For one Orem family, the adoption of a Safe Haven baby has led to even more lives being changed.
Life for 13-year-old Zach Thill is both normal and busy. He loves his dogs Buddy and Cosmo. He has school and sports, and likes Spanish and soccer. He also likes to draw.
Oh, and he’s one of 19 children.
“To say life is busy is a bit of an understatement,” said his father, John Thill.
Because of Zach’s story, the other children came along, too.
Let’s back up. John Thill said when he and his wife Cayce were living in Michigan, they adopted a little boy named Nathan and thought that was it for their family. But soon after they got a call about Zach.
“He was born and his mom chose to keep him safe, and left him in the care of the hospital," Thill explained.
Zach was born just after the Safe Haven Law was enacted in Michigan.
“Zach’s mom went to the hospital. She had just used cocaine, so he tested positive. She went into premature labor, had the baby, then walked out," Cayce said.
John points to his forearm.
“Zach was 3 pounds, 4 ounces when he was born. His head would sit here, and the rest of him here," he explained.
“He was so tiny, and really medically fragile. If she had had him anywhere else because she was scared, he probably wouldn’t have survived," Cayce said.
Zach went through a lot to survive, but now he’s thriving. And because of this incredible experience, his parents knew they had to keep helping other babies. When they moved to Utah, they became certified foster parents, with an ever-growing family.

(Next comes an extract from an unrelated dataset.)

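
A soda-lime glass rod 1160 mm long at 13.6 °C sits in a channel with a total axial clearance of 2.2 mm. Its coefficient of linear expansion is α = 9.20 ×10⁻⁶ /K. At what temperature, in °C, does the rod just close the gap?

α·L₀·ΔT = 2.2 mm ⇒ ΔT = 2.2 / (9.20×10⁻⁶ × 1160.0) = 206.1 K.
T = 13.6 + 206.1 = 219.7 °C.

220 °C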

Zach reaches out to help a little sister as he talks about things he likes about his family.
“Nathan and I are buds. My mom is fun. We have family movie night with pizza every Friday," he said.
The Thills want any mom who is scared or in trouble to know they can anonymously give their newborn baby a better life.
“It can’t be easy for the birth parents. It takes courage," John said.
“To offer something like that is critical. I hope more people know I can do this, I won’t get in trouble," Cayce said.